Tante nuove droghe Riguardo proprio le sostanze, per l’esperta del Sert «l’eroina c’è sempre stata, quello che cambia è come viene tagliata o venduta. Prima c’era uno spaccio ‘perugino’ e più o meno si sapeva cosa si comprava, oggi nemmeno i pusher conoscono le sostanze e spesso viene venduta troppo pura o tagliata male». La coca è in crescita. «È vero, ma noi registriamo l’onda lunga in quanto riceviamo le dipendenze più gravi, quindi oggi vediamo l’effetto del boom di 8-10 anni fa». Abbastanza recente anche la diffusione delle cosiddette smart drugs. «C’è di tutto e ne vengono sintetizzate di nuove continuamente, anche per aggirare le tabelle ministeriali. Ci arrivano dei casi di overdose con eccitazione e febbre alta, combinazioni strane di sintomi e infatti siamo in continuo contatto col Centro antiveleni di Pavia».

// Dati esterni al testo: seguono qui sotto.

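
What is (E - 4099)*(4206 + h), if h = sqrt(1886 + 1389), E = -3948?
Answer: -33845682 - 40235*sqrt(131) ≈ -3.4306e+7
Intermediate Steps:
h = 5*sqrt(131) (h = sqrt(3275) = 5*sqrt(131) ≈ 57.228)
(E - 4099)*(4206 + h) = (-3948 - 4099)*(4206 + 5*sqrt(131)) = -8047*(4206 + 5*sqrt(131)) = -33845682 - 40235*sqrt(131)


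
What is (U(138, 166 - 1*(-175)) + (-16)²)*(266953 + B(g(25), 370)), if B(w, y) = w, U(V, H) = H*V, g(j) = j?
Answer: 12631797092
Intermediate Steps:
(U(138, 166 - 1*(-175)) + (-16)²)*(266953 + B(g(25), 370)) = ((166 - 1*(-175))*138 + (-16)²)*(266953 + 25) = ((166 + 175)*138 + 256)*266978 = (341*138 + 256)*266978 = (47058 + 256)*266978 = 47314*266978 = 12631797092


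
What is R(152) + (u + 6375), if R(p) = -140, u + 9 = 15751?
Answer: 21977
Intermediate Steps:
u = 15742 (u = -9 + 15751 = 15742)
R(152) + (u + 6375) = -140 + (15742 + 6375) = -140 + 22117 = 21977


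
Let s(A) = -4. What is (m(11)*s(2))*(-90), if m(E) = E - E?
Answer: 0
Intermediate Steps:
m(E) = 0
(m(11)*s(2))*(-90) = (0*(-4))*(-90) = 0*(-90) = 0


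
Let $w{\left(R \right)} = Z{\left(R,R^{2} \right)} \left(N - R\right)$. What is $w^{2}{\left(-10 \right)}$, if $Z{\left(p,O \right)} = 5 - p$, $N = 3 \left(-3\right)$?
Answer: $225$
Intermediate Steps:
$N = -9$
$w{\left(R \right)} = \left(-9 - R\right) \left(5 - R\right)$ ($w{\left(R \right)} = \left(5 - R\right) \left(-9 - R\right) = \left(-9 - R\right) \left(5 - R\right)$)
$w^{2}{\left(-10 \right)} = \left(\left(-5 - 10\right) \left(9 - 10\right)\right)^{2} = \left(\left(-15\right) \left(-1\right)\right)^{2} = 15^{2} = 225$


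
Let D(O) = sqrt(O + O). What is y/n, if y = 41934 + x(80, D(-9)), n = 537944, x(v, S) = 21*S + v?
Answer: 21007/268972 + 63*I*sqrt(2)/537944 ≈ 0.078101 + 0.00016562*I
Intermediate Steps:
D(O) = sqrt(2)*sqrt(O) (D(O) = sqrt(2*O) = sqrt(2)*sqrt(O))
x(v, S) = v + 21*S
y = 42014 + 63*I*sqrt(2) (y = 41934 + (80 + 21*(sqrt(2)*sqrt(-9))) = 41934 + (80 + 21*(sqrt(2)*(3*I))) = 41934 + (80 + 21*(3*I*sqrt(2))) = 41934 + (80 + 63*I*sqrt(2)) = 42014 + 63*I*sqrt(2) ≈ 42014.0 + 89.095*I)
y/n = (42014 + 63*I*sqrt(2))/537944 = (42014 + 63*I*sqrt(2))*(1/537944) = 21007/268972 + 63*I*sqrt(2)/537944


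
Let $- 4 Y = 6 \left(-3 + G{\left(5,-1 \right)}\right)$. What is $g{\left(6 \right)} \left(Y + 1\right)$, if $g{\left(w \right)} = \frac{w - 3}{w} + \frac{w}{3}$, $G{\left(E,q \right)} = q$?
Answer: $\frac{35}{2} \approx 17.5$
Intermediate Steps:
$Y = 6$ ($Y = - \frac{6 \left(-3 - 1\right)}{4} = - \frac{6 \left(-4\right)}{4} = \left(- \frac{1}{4}\right) \left(-24\right) = 6$)
$g{\left(w \right)} = \frac{w}{3} + \frac{-3 + w}{w}$ ($g{\left(w \right)} = \frac{-3 + w}{w} + w \frac{1}{3} = \frac{-3 + w}{w} + \frac{w}{3} = \frac{w}{3} + \frac{-3 + w}{w}$)
$g{\left(6 \right)} \left(Y + 1\right) = \left(1 - \frac{3}{6} + \frac{1}{3} \cdot 6\right) \left(6 + 1\right) = \left(1 - \frac{1}{2} + 2\right) 7 = \frac{5}{2} \cdot 7 = \frac{35}{2}$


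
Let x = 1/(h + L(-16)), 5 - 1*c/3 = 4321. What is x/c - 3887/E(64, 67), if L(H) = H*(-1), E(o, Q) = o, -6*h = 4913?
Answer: -20202849609/332642752 ≈ -60.734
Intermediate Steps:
h = -4913/6 (h = -⅙*4913 = -4913/6 ≈ -818.83)
L(H) = -H
c = -12948 (c = 15 - 3*4321 = 15 - 12963 = -12948)
x = -6/4817 (x = 1/(-4913/6 - 1*(-16)) = 1/(-4913/6 + 16) = 1/(-4817/6) = -6/4817 ≈ -0.0012456)
x/c - 3887/E(64, 67) = -6/4817/(-12948) - 3887/64 = -6/4817*(-1/12948) - 3887*1/64 = 1/10395086 - 3887/64 = -20202849609/332642752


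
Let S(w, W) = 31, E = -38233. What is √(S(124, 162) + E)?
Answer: I*√38202 ≈ 195.45*I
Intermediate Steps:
√(S(124, 162) + E) = √(31 - 38233) = √(-38202) = I*√38202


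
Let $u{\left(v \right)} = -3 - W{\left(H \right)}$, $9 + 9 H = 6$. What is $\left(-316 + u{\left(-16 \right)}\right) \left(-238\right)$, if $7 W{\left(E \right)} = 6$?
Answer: $76126$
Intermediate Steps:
$H = - \frac{1}{3}$ ($H = -1 + \frac{1}{9} \cdot 6 = -1 + \frac{2}{3} = - \frac{1}{3} \approx -0.33333$)
$W{\left(E \right)} = \frac{6}{7}$ ($W{\left(E \right)} = \frac{1}{7} \cdot 6 = \frac{6}{7}$)
$u{\left(v \right)} = - \frac{27}{7}$ ($u{\left(v \right)} = -3 - \frac{6}{7} = - \frac{27}{7}$)
$\left(-316 + u{\left(-16 \right)}\right) \left(-238\right) = \left(-316 - \frac{27}{7}\right) \left(-238\right) = \left(- \frac{2239}{7}\right) \left(-238\right) = 76126$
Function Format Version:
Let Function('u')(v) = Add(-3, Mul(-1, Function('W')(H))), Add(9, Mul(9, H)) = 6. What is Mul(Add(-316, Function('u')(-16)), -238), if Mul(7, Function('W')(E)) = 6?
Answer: 76126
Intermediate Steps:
H = Rational(-1, 3) (H = Add(-1, Mul(Rational(1, 9), 6)) = Add(-1, Rational(2, 3)) = Rational(-1, 3) ≈ -0.33333)
Function('W')(E) = Rational(6, 7) (Function('W')(E) = Mul(Rational(1, 7), 6) = Rational(6, 7))
Function('u')(v) = Rational(-27, 7) (Function('u')(v) = Add(-3, Mul(-1, Rational(6, 7))) = Add(-3, Rational(-6, 7)) = Rational(-27, 7))
Mul(Add(-316, Function('u')(-16)), -238) = Mul(Add(-316, Rational(-27, 7)), -238) = Mul(Rational(-2239, 7), -238) = 76126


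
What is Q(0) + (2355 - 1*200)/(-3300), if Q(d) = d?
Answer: -431/660 ≈ -0.65303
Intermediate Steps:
Q(0) + (2355 - 1*200)/(-3300) = 0 + (2355 - 1*200)/(-3300) = 0 + (2355 - 200)*(-1/3300) = 0 + 2155*(-1/3300) = 0 - 431/660 = -431/660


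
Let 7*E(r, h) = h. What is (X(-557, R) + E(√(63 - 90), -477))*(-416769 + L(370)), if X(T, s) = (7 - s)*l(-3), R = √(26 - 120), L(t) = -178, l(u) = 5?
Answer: 96731704/7 + 2084735*I*√94 ≈ 1.3819e+7 + 2.0212e+7*I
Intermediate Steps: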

Alcol in crescita Sulle ‘droghe leggere’ non c’è accenno alla diminuzione. «Anzi, i ragazzini ormai trattano hashish e marijuana come fossero liberalizzate, sono quasi increduli quando gli dici che è vietato dalla legge», dice Covino. Che aggiunge un problema: «l’alcol tra i giovanissimi è in grande aumento. Anche se non la trattiamo noi, forse è la dipendenza oggi più preoccupante».